Dharma is an important concept found in many spiritual philosophies from the Indian subcontinent – including Hinduism, Buddhism, Jainism, and Sikhism.

In Hinduism, dharma is simultaneously the eternal order that rules the universe and the duty or law that governs one’s life. Fulfilling one’s dharma is more than simply one’s purpose in life. It is considered the very means by which one transcend’s suffering and the cycle of birth and death, or what is called saṃsāra. A person has social, political, and familial dharmas, but most important is one’s spiritual dharma.

In the Bhagavad-Gītā, one of India’s most sacred texts, the popular deity Kṛṣṇa teaches that it is our highest dharma to achieve spiritual understanding, which means to realize our true self as the Ātman, the supreme consciousness, and to cultivate a relationship with the divine.

This teaching of Kṛṣṇa reflects a popular understanding in Hinduism referred to as the puruṣārthas, the four aims of human life. Every well-lived life should aim to accomplish Dharma (which is living ethically and according to one’s authentic purpose), Artha (a sustainable prosperity that allows one to live comfortably and take care of one’s family), Kāma (love and pleasure) and Mokṣa (spiritual liberation). Given that one may pursue prosperity and desire from a place of ignorance or craving, the Kāma-sūtra posits that dharma must precede kāma and and artha, indicating the spiritual importance of aligning with dharma as the guiding force of a fulfilled life.
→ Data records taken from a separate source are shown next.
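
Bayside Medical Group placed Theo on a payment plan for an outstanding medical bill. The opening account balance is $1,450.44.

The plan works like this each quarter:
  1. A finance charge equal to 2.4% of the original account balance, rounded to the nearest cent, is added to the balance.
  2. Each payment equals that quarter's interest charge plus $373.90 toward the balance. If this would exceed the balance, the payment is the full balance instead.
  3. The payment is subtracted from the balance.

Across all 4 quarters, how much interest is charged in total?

$139.24

Quarter 1: opening $1,450.44; interest $34.81 → $1,485.25; payment $408.71; balance $1,076.54
Quarter 2: opening $1,076.54; interest $34.81 → $1,111.35; payment $408.71; balance $702.64
Quarter 3: opening $702.64; interest $34.81 → $737.45; payment $408.71; balance $328.74
Quarter 4: opening $328.74; interest $34.81 → $363.55; payment $363.55; balance $0.00
Total interest: $34.81 + $34.81 + $34.81 + $34.81 = $139.24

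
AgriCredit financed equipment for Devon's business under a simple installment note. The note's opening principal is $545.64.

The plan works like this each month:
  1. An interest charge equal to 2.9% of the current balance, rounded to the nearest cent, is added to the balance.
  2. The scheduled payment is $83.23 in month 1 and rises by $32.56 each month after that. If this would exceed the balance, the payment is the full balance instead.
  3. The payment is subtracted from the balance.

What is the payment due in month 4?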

Dharma is considered one of the “three jewels” of Buddhism, along with the Saṅga, or community of practitioners, and the Buddha, or the enlightened state. Dharma most frequently refers to the Buddha’s teachings on liberation.
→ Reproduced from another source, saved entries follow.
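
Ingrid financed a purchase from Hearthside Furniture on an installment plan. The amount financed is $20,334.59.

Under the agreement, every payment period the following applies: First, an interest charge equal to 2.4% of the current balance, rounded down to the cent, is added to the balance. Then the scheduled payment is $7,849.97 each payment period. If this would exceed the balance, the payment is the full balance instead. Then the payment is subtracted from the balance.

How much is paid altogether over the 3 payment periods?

Payment period 1: $20,334.59 +$488.03 interest = $20,822.62; pay $7,849.97 → $12,972.65
Payment period 2: $12,972.65 +$311.34 interest = $13,283.99; pay $7,849.97 → $5,434.02
Payment period 3: $5,434.02 +$130.41 interest = $5,564.43; pay $5,564.43 → $0.00
Total paid: $21,264.37

$21,264.37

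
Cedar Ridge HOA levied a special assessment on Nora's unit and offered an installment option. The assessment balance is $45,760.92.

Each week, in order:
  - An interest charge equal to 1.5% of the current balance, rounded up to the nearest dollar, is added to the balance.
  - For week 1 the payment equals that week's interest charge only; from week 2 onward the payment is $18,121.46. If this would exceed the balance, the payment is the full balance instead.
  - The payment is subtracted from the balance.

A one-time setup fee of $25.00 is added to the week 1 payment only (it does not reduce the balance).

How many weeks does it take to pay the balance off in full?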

One such teaching is called the Four Noble Truths. It states that,

  1. That there is suffering and dissatisfaction in the world,
  2. That there is a cause, or a reason why we suffer – namely ignorance,
  3. That suffering can end, for it is only temporary, and
  4. That there is a path to end suffering, one that includes living ethically, practicing meditation, and cultivating wisdom in one’s life.
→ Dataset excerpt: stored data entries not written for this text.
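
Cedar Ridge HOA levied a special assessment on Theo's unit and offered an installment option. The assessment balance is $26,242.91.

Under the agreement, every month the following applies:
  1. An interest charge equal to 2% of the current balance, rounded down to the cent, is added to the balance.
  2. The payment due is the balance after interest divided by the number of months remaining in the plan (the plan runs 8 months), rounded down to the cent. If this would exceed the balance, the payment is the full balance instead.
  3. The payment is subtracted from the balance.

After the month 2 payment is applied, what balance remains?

Month 1: opening $26,242.91; interest $524.85 → $26,767.76; payment $3,345.97; balance $23,421.79
Month 2: opening $23,421.79; interest $468.43 → $23,890.22; payment $3,412.88; balance $20,477.34

$20,477.34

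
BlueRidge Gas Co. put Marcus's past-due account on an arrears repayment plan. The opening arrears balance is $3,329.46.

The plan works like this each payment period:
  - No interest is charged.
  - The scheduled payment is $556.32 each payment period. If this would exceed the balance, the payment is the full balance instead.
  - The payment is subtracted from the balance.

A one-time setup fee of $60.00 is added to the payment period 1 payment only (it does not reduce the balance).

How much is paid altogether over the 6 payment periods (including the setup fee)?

$3,389.46

Payment period 1: opening $3,329.46; payment $556.32 (+ $60.00 fee); balance $2,773.14
Payment period 2: opening $2,773.14; payment $556.32; balance $2,216.82
Payment period 3: opening $2,216.82; payment $556.32; balance $1,660.50
Payment period 4: opening $1,660.50; payment $556.32; balance $1,104.18
Payment period 5: opening $1,104.18; payment $556.32; balance $547.86
Payment period 6: opening $547.86; payment $547.86; balance $0.00
Total paid: $3,389.46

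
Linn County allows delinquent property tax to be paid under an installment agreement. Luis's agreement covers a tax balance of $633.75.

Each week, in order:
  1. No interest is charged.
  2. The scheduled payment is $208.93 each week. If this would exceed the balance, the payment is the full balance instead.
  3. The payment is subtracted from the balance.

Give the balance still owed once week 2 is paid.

$215.89

# | Opening | Payment | End bal
1 | $633.75 | $208.93 | $424.82
2 | $424.82 | $208.93 | $215.89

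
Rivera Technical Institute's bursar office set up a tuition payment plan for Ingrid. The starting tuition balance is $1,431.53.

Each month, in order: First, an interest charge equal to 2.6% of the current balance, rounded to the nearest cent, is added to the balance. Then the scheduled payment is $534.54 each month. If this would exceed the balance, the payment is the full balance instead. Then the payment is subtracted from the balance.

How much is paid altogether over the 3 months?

Month 1: opening $1,431.53; interest $37.22 → $1,468.75; payment $534.54; balance $934.21
Month 2: opening $934.21; interest $24.29 → $958.50; payment $534.54; balance $423.96
Month 3: opening $423.96; interest $11.02 → $434.98; payment $434.98; balance $0.00
Total paid: $1,504.06

$1,504.06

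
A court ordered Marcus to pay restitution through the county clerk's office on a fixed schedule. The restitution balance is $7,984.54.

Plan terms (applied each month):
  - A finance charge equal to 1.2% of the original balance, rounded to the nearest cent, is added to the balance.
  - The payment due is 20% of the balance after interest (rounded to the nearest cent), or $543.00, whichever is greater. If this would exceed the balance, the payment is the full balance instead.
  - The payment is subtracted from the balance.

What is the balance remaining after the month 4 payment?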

As contemplative practitioners, dharma, from the Buddhist perspective, reminds us to honor, study, and preserve those sacred spiritual teachings that help to inspire deep insight. From the Hindu perspective, dharma reminds us that there is a natural order to the cosmos, what in the Vedas is called Ṛta, and is responsible for the proper functioning of the cycles and movements of life.

When we study sacred texts and meditate or engage in contemplative practices, we are stepping into and aligning with that eternal order and inviting its wisdom to illuminate our lives.